Le leader de l’opposition a une nouvelle fois évoqué les élections présidentielles de 2024 dont les résultats sont inconnus de l’opposition. Machado a assuré que tout processus de transition doit être basé sur la reconnaissance de cette date.
« S'il est nécessaire d'échanger lors d'une réunion pour définir un calendrier de transition, alors cela sera fait. Mais je l'ai dit, tout processus est basé sur la reconnaissance du 28 juillet 2024 et pour une transition », a-t-il exprimé lors de la réunion virtuelle avec les médias colombiens comme le journal Le temps et la gare Radio Escargot.
L’opposition dénonce la fraude lors de ces élections, au cours desquelles les autorités électorales ont proclamé illégitimement Maduro vainqueur et lui ont accordé un troisième mandat, qui a débuté le 10 janvier 2025.
Dans ce contexte, Machado a déclaré que le régime vénézuélien ne prévoyait pas de scénario de transition politique. « Ils étaient convaincus que les membres du gouvernement étaient intouchables et c'est pourquoi ils ne sont pas prêts à accepter que cela soit irréversible », a-t-il déclaré.
« Ces types sont obligés de mener des processus qui vont à l'encontre de leur essence même. Tout ce qui soutient le régime de Maduro, c'est la répression », a-t-il ajouté.
Ces déclarations surviennent alors que le président des États-Unis, Donald Trump, normalise ses relations avec l’exécutif chaviste. Dans ce contexte, le rôle de Machado au Venezuela après le départ de Maduro apparaît comme un mystère.
Trump a remis en question la capacité de l'opposition à prendre ses fonctions de président après l'arrestation de Maduro, mais a modéré sa position après que Machado lui ait symboliquement remis sa médaille Nobel de la paix à la mi-janvier. « Nous lui parlons, peut-être pouvons-nous l'impliquer d'une manière ou d'une autre, j'adorerais », a déclaré le président américain après cette réunion.

Au niveau régional, Machado a exclu de rencontrer prochainement le président colombien, Gustavo Petro, et lui a demandé de prendre une position claire contre le chavisme lors de la rencontre que le président colombien tiendra ce mardi avec Trump à Washington.
« Il ne peut y avoir de juste milieu. On ne peut pas avoir raison avec Dieu et avec le diable », a déclaré le chef de l'opposition. En faisant référence à cette rencontre bilatérale, il a affirmé qu'il s'agissait d'une opportunité pour Petro de « se définir clairement » face au processus politique vénézuélien.

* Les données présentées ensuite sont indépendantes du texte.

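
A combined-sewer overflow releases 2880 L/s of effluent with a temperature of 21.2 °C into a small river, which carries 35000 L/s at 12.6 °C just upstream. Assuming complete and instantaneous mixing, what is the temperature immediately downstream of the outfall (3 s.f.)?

13.3 °C

Flow-weighted mixing: C = (Q_r C_r + Q_w C_w)/(Q_r + Q_w)
= (35000×12.6 + 2880×21.2)/(35000 + 2880) = 502100/37880 = 13.25 °C.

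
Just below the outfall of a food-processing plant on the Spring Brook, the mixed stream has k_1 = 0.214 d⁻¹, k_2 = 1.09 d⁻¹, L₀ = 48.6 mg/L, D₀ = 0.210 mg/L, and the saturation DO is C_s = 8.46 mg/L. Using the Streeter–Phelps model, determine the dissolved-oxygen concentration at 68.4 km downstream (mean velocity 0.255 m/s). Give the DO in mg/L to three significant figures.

DO ≈ 2.75 mg/L

Travel time t = x/v = 68.4 km / (0.255 m/s) = 68400 m / 0.255 m/s = 268200 s = 3.105 d.
k_1 L₀/(k_2−k_1) = 0.214×48.6/(1.09−0.214) = 10.40/0.8760 = 11.87 mg/L.
e^(−k_1 t) = e^(−0.214×3.105) = 0.5146; e^(−k_2 t) = e^(−1.09×3.105) = 0.03391.
D = 11.87 × (0.5146 − 0.03391) + 0.210 × 0.03391 = 5.707 + 0.007122 = 5.714 mg/L.
DO = C_s − D = 8.46 − 5.714 = 2.746 mg/L.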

« Vous ne pouvez pas être avec le crime et l'oppression et avec le peuple vénézuélien », a-t-il déclaré. « J'espère que M. Petro comprend que ce processus va plus loin et que ses doutes se dissipent », a-t-il ajouté.

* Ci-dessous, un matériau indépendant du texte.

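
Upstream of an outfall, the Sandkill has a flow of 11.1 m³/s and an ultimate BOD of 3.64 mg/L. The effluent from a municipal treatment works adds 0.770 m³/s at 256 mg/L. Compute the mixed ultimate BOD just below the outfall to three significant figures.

Flow-weighted mixing: C = (Q_r C_r + Q_w C_w)/(Q_r + Q_w)
= (11.1×3.64 + 0.770×256)/(11.1 + 0.770) = 237.5/11.87 = 20.01 mg/L.

20.0 mg/L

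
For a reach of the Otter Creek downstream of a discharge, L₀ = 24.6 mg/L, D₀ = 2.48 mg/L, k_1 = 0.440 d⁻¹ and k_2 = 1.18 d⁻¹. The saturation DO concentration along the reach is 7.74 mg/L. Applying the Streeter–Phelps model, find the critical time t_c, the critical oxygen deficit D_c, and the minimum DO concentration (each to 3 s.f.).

t_c ≈ 1.08 d; D_c ≈ 5.70 mg/L; min DO ≈ 2.04 mg/L

At the critical point dD/dt = 0, so k_1 L₀ e^(−k_1 t) = k_2 D. Substituting D(t) from the Streeter–Phelps equation and solving for t gives
t_c = ln[(k_2/k_1)(1 − D₀(k_2−k_1)/(k_1 L₀))] / (k_2−k_1).
Here k_2−k_1 = 0.7400 d⁻¹ and 1 − D₀(k_2−k_1)/(k_1 L₀) = 1 − 2.48×0.7400/(0.440×24.6) = 0.8305, so
t_c = ln(2.682 × 0.8305) / 0.7400 = 0.8007 / 0.7400 = 1.082 d.
L(t_c) = L₀ e^(−k_1 t_c) = 24.6 × 0.6212 = 15.28 mg/L, and at the critical point k_2 D_c = k_1 L, so D_c = (0.440/1.18) × 15.28 = 5.698 mg/L.
Minimum DO = C_s − D_c = 7.74 − 5.698 = 2.042 mg/L.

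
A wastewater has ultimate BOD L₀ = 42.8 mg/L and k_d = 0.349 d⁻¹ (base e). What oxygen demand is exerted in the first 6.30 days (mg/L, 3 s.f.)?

y_t = L₀(1 − e^(−k_d t)) = 42.8 × (1 − e^(−0.349×6.30))
= 42.8 × (1 − 0.1109) = 42.8 × 0.8891 = 38.05 mg/L.

y ≈ 38.1 mg/L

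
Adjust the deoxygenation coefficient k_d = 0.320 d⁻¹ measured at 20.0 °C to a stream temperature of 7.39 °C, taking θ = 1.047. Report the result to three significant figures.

k_d(T₂) = k_d(T₁) · θ^(T₂−T₁) = 0.320 × 1.047^(7.39−20.0)
= 0.320 × 1.047^-12.6 = 0.320 × 0.5604 = 0.1793 d⁻¹.

k_d ≈ 0.179 d⁻¹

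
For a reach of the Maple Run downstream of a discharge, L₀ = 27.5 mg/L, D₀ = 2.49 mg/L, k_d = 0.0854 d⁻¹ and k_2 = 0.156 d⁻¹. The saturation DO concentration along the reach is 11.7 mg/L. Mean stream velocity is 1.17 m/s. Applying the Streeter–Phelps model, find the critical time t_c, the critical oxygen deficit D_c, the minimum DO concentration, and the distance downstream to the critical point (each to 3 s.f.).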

Machado est resté hors du Venezuela depuis décembre, lorsqu'il est sorti de sa cachette pour se rendre à Oslo, la capitale de la Norvège, où il a reçu le prix Nobel. Sans date prévue pour son retour dans son pays, il n'exclut pas une précédente visite à Bogotá. « Je meurs d'envie d'aller en Colombie », a-t-il déclaré. « Je ne sais pas si j'irai avant d'aller au Venezuela, mais je sais que dès que possible, nous y irons », a-t-il déclaré.